Marlene Farrugia Monday, 8 December 2014, 16:37 Last update: about 11 years ago

The title of this piece is not original. It is a phrase coined by the Jewish Philosopher Hannah Arendt.  

Let me make it clear from the outset that I cannot boast of any formal education in the vast subject of Philosophy, for I have none.  Also, I do not presume to know anything about anything,  however I do  suffer from an insatiable hunger for knowledge which I try  to satiate with reading , observing  and thinking  while experiencing the art of  living life  in the fullest sense of the word.

So when I walked into the Jewish Museum Shop in Berlin about five years ago, it was the most natural thing for me to pick up a copy of Hannah Arendt's Essays in Understanding.  How could I resist an opportunity to delve deep into a female philosopher's understanding of major political issues and events ? 

You know as well as I do that published feminine philosophical perspectives, particularly political philosophical views are rare, too rare and often drowned by The impact of 'heavyweight' male contributors to this field.

Arendt was catapulted to fame/notoriety (as perceived by many of her compatriots) when her report of Eichmann's Trial in Jerusalem, commissioned by the New Yorker, made headlines.

Her conclusions were seismic, profound, mind blowing, shattering,  even deeply offensive and painful to some. Her analysis was deeply  disturbing by its simplicity, much like Pablo Picasso's  infantile lines and Frida Kahlo's piercing depictions. Her statements  articulate the shocking revelation that evil  has no particular face or look or social label,  and that evil can simply sprout into the proverbial beanstalk simply by an act of complacency or collaboration by one  perfectly normal human being in one particular place at one particular time.

The Eichmann she observed in trial was described by the attending court psychiatrist as a "completely normal man, more normal, at any rate, than I am after examining him." 

Arendt insists that evil comes from a failure to think. It follows therefore that evil can spread  like a fungus over the face of the earth, when people stop thinking and questioning for one reason or another, and unconsciously seek security( allbeit) temporary in the comfort of  uncontested acceptance.

In the last few days The Maltese Islands were shaken by an incident, which deplorable as it may seem, served to   focus  a very revealing light beam on the state of  the  law and order authorities in our country. The relentless scan is shining a merciless light on the doings of all those who purported to abuse the power the people entrusted  them with.

If it hadn't been for a handful of free journalists and the Opposition, this incident could have been concealed from the scrutiny of the public, the perpetrators would have revelled in the complacency  of the un-reacting uninformed masses, and  then reinforced their abusive and bullying behaviour.

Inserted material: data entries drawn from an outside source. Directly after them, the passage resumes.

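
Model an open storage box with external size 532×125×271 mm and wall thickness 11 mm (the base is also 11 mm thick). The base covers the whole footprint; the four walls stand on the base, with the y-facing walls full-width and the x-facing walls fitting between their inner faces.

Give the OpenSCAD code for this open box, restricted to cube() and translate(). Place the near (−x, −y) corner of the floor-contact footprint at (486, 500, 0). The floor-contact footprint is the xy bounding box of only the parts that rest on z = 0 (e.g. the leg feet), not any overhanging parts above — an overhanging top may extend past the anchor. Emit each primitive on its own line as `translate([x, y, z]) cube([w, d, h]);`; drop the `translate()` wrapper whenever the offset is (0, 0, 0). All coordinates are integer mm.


translate([486, 500, 0]) cube([532, 125, 11]);
translate([486, 500, 11]) cube([532, 11, 260]);
translate([486, 614, 11]) cube([532, 11, 260]);
translate([486, 511, 11]) cube([11, 103, 260]);
translate([1007, 511, 11]) cube([11, 103, 260]);


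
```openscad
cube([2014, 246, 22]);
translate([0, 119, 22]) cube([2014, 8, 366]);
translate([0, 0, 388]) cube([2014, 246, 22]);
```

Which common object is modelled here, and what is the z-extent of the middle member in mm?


An I-beam. The web height is 366 mm.

Two wide flanges with a thin centred web — an I-beam. Overall 410 mm minus two 22 mm flanges gives a web of 410 − 2·22 = 366 mm.


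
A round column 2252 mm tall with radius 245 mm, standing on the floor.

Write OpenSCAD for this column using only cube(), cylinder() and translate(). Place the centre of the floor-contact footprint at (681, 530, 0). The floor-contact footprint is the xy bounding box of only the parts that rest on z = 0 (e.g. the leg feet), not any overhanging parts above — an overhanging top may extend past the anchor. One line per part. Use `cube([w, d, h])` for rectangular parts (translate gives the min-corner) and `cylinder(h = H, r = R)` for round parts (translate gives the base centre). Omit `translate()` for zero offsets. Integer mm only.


translate([681, 530, 0]) cylinder(h = 2252, r = 245);


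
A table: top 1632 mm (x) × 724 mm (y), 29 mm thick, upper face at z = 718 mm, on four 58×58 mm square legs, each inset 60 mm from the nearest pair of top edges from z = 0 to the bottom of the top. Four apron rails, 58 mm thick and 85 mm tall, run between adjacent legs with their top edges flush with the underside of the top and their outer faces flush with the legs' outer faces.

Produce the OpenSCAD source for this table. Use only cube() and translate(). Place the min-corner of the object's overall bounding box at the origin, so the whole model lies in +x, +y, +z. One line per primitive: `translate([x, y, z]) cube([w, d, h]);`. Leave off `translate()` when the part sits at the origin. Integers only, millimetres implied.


translate([0, 0, 689]) cube([1632, 724, 29]);
translate([60, 60, 0]) cube([58, 58, 689]);
translate([1514, 60, 0]) cube([58, 58, 689]);
translate([60, 606, 0]) cube([58, 58, 689]);
translate([1514, 606, 0]) cube([58, 58, 689]);
translate([118, 60, 604]) cube([1396, 58, 85]);
translate([118, 606, 604]) cube([1396, 58, 85]);
translate([60, 118, 604]) cube([58, 488, 85]);
translate([1514, 118, 604]) cube([58, 488, 85]);


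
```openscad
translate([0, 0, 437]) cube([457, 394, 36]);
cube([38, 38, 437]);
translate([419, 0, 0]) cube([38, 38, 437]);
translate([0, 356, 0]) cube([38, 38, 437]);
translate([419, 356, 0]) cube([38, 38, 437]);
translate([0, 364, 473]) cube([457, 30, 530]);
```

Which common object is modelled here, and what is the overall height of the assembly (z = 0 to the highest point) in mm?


A chair. The overall height is 1003 mm.

A slab on four corner posts with a tall panel at the back — a chair. The seat slab sits at z = 437 with thickness 36, and the 530 mm backrest starts at the seat top, so the overall height is 437 + 36 + 530 = 1003 mm.


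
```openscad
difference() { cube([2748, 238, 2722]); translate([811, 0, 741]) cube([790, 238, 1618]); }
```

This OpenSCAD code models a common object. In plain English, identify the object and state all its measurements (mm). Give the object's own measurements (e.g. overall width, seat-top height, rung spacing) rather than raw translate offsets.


A wall 2748 mm long (x), 238 mm thick (y), 2722 mm tall, with a rectangular window opening cut through it. The opening is 790 mm wide and 1618 mm tall; its sill is at z = 741 mm and its near (−x) edge is 811 mm from the wall's −x end. The opening passes through the full wall thickness.


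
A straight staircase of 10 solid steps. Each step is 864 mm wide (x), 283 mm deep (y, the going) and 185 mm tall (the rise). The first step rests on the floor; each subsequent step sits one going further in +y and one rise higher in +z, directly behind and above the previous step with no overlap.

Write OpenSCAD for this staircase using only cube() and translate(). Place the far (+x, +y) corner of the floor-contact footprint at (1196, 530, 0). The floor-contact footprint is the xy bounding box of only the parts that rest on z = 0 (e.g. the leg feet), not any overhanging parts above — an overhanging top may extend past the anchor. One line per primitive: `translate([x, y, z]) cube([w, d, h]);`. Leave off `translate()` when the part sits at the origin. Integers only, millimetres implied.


translate([332, 247, 0]) cube([864, 283, 185]);
translate([332, 530, 185]) cube([864, 283, 185]);
translate([332, 813, 370]) cube([864, 283, 185]);
translate([332, 1096, 555]) cube([864, 283, 185]);
translate([332, 1379, 740]) cube([864, 283, 185]);
translate([332, 1662, 925]) cube([864, 283, 185]);
translate([332, 1945, 1110]) cube([864, 283, 185]);
translate([332, 2228, 1295]) cube([864, 283, 185]);
translate([332, 2511, 1480]) cube([864, 283, 185]);
translate([332, 2794, 1665]) cube([864, 283, 185]);


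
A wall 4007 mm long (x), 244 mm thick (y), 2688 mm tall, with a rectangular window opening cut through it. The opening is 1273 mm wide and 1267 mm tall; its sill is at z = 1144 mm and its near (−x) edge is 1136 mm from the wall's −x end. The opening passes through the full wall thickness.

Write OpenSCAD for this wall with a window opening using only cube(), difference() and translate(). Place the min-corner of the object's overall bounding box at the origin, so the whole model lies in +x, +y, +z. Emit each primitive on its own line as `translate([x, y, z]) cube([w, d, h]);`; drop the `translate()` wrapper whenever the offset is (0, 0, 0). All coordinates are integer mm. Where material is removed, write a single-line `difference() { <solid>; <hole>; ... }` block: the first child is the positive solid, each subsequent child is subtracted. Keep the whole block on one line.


difference() { cube([4007, 244, 2688]); translate([1136, 0, 1144]) cube([1273, 244, 1267]); }


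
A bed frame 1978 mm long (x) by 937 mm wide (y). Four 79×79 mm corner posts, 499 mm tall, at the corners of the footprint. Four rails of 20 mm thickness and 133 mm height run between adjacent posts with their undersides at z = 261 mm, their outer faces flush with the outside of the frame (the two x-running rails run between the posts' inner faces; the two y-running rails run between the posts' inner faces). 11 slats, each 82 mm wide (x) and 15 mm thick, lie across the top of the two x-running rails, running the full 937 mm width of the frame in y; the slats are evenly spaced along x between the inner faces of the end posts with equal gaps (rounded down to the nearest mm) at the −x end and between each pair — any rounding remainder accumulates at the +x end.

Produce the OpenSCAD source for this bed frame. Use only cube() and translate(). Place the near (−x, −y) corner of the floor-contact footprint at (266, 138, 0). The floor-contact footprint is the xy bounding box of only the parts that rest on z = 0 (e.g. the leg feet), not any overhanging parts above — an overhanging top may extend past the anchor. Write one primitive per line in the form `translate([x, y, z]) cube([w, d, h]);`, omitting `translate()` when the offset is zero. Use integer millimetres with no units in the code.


// slat z = rail_z + rail_h = 261 + 133 = 394
// slat gap = ⌊(1820 − 11·82) / 12⌋ = 76
translate([266, 138, 0]) cube([79, 79, 499]);
translate([266, 996, 0]) cube([79, 79, 499]);
translate([2165, 138, 0]) cube([79, 79, 499]);
translate([2165, 996, 0]) cube([79, 79, 499]);
translate([345, 138, 261]) cube([1820, 20, 133]);
translate([345, 1055, 261]) cube([1820, 20, 133]);
translate([266, 217, 261]) cube([20, 779, 133]);
translate([2224, 217, 261]) cube([20, 779, 133]);
translate([421, 138, 394]) cube([82, 937, 15]);
translate([579, 138, 394]) cube([82, 937, 15]);
translate([737, 138, 394]) cube([82, 937, 15]);
translate([895, 138, 394]) cube([82, 937, 15]);
translate([1053, 138, 394]) cube([82, 937, 15]);
translate([1211, 138, 394]) cube([82, 937, 15]);
translate([1369, 138, 394]) cube([82, 937, 15]);
translate([1527, 138, 394]) cube([82, 937, 15]);
translate([1685, 138, 394]) cube([82, 937, 15]);
translate([1843, 138, 394]) cube([82, 937, 15]);
translate([2001, 138, 394]) cube([82, 937, 15]);


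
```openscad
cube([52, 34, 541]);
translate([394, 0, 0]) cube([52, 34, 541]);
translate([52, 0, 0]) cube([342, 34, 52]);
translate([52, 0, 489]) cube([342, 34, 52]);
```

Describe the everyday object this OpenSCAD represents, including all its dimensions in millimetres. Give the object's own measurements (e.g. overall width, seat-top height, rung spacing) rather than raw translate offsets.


A rectangular picture frame lying in the x–z plane (depth along y). The opening is 342 mm wide (x) by 437 mm tall (z), surrounded by a border 52 mm wide on all four sides. The frame is 34 mm deep and is made of two full-height vertical stiles with two horizontal rails fitted between them.


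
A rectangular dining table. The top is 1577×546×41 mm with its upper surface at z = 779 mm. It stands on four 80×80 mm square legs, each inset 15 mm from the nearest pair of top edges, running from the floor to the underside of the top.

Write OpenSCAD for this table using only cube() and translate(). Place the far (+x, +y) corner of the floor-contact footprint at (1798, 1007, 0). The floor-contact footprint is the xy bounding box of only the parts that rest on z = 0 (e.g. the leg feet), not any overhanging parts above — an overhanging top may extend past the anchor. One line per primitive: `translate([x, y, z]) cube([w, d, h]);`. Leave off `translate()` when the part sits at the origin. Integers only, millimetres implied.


translate([236, 476, 738]) cube([1577, 546, 41]);
translate([251, 491, 0]) cube([80, 80, 738]);
translate([1718, 491, 0]) cube([80, 80, 738]);
translate([251, 927, 0]) cube([80, 80, 738]);
translate([1718, 927, 0]) cube([80, 80, 738]);


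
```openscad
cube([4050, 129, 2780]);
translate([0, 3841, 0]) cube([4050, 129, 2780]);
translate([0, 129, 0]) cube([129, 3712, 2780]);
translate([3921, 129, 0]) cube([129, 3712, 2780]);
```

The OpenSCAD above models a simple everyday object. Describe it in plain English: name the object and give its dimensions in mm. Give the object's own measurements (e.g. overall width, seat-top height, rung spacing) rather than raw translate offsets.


The wall frame of a small rectangular building: four walls, each 2780 mm tall and 129 mm thick, enclosing a footprint 4050 mm (x) by 3970 mm (y) outside-to-outside, with no floor or roof. The front and back walls (the −y and +y sides) span the full width; the two side walls fit between them.


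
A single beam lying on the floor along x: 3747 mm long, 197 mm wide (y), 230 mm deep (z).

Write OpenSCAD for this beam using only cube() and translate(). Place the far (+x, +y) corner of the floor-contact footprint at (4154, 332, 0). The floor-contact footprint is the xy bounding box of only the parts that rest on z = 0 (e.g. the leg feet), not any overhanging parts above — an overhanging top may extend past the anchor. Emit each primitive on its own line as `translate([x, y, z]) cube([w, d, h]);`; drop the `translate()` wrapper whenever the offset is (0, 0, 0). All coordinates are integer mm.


translate([407, 135, 0]) cube([3747, 197, 230]);


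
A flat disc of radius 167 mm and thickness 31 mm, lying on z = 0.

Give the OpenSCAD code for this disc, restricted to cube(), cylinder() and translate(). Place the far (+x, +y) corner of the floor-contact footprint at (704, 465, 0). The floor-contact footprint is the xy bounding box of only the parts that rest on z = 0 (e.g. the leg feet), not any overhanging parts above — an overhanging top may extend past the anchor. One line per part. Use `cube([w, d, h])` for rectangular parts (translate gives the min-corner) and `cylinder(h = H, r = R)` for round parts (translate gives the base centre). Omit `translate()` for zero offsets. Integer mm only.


translate([537, 298, 0]) cylinder(h = 31, r = 167);


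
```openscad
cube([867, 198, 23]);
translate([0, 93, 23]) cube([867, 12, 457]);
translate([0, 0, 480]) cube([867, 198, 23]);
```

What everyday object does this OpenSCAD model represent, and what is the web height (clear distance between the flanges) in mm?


An I-beam. The web height is 457 mm.

Two wide flanges with a thin centred web — an I-beam. Overall 503 mm minus two 23 mm flanges gives a web of 503 − 2·23 = 457 mm.


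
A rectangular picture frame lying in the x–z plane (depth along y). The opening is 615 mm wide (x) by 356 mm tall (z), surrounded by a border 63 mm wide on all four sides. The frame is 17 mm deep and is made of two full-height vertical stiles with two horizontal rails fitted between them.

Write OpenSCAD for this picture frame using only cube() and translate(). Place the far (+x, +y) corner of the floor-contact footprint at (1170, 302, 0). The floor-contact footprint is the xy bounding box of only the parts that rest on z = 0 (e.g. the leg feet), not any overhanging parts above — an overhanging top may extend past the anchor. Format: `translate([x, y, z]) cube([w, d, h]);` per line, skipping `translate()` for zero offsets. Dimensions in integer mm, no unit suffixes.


translate([429, 285, 0]) cube([63, 17, 482]);
translate([1107, 285, 0]) cube([63, 17, 482]);
translate([492, 285, 0]) cube([615, 17, 63]);
translate([492, 285, 419]) cube([615, 17, 63]);


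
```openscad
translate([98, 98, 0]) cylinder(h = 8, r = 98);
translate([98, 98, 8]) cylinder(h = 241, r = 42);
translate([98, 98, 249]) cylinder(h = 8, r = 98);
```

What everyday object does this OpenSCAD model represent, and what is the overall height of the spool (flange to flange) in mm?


A spool. The overall height is 257 mm.

Three coaxial cylinders, large–small–large — a spool. Two 8 mm flanges and a 241 mm core give 8 + 241 + 8 = 257 mm.


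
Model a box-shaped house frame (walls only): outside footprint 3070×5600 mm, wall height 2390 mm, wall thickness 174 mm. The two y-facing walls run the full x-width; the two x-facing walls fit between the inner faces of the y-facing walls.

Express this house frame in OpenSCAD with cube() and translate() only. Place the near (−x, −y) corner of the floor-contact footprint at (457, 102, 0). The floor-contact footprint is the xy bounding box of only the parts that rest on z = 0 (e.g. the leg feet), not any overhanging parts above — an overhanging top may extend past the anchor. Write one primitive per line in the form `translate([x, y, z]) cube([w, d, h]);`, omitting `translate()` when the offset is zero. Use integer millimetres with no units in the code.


translate([457, 102, 0]) cube([3070, 174, 2390]);
translate([457, 5528, 0]) cube([3070, 174, 2390]);
translate([457, 276, 0]) cube([174, 5252, 2390]);
translate([3353, 276, 0]) cube([174, 5252, 2390]);


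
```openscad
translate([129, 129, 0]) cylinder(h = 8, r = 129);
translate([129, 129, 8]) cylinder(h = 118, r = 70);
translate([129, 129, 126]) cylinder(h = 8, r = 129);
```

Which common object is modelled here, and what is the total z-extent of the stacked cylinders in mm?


A spool. The overall height is 134 mm.

Three coaxial cylinders, large–small–large — a spool. Two 8 mm flanges and a 118 mm core give 8 + 118 + 8 = 134 mm.


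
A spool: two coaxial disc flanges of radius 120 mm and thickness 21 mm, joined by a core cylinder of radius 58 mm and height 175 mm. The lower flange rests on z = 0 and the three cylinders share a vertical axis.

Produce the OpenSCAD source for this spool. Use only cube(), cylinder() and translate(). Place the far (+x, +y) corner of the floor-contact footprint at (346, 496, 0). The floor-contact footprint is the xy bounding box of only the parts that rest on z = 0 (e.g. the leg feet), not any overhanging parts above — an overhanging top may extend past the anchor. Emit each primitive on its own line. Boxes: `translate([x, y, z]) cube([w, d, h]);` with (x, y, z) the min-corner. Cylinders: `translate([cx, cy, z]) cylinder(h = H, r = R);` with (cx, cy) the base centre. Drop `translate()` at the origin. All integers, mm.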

As things stand, Maltese and Gozitans with a few exceptions have joined the countrywide chorus demanding transparency, justice and accountability from the incumbent government and the institutions  under its watch. 

No sane Maltese or Gozitan will allow the seed of evil  prevail in any authorities, but particularly those very authorities the  raison d'etre of which is  specifically the upholding of the Rule of Law ,   the latter being universally accepted as the indisputable bulwark of any democracy.

It remains to be seen how matters unfold in the coming days.

One thing seems to be very clear in peoples' minds however and that is the fact that the  only chance this government stands of hanging on to enough credibility to enable it to keep on governing rests on its resolve to  come clean with the facts and remove  all the players indicted in this saga from public office immediately.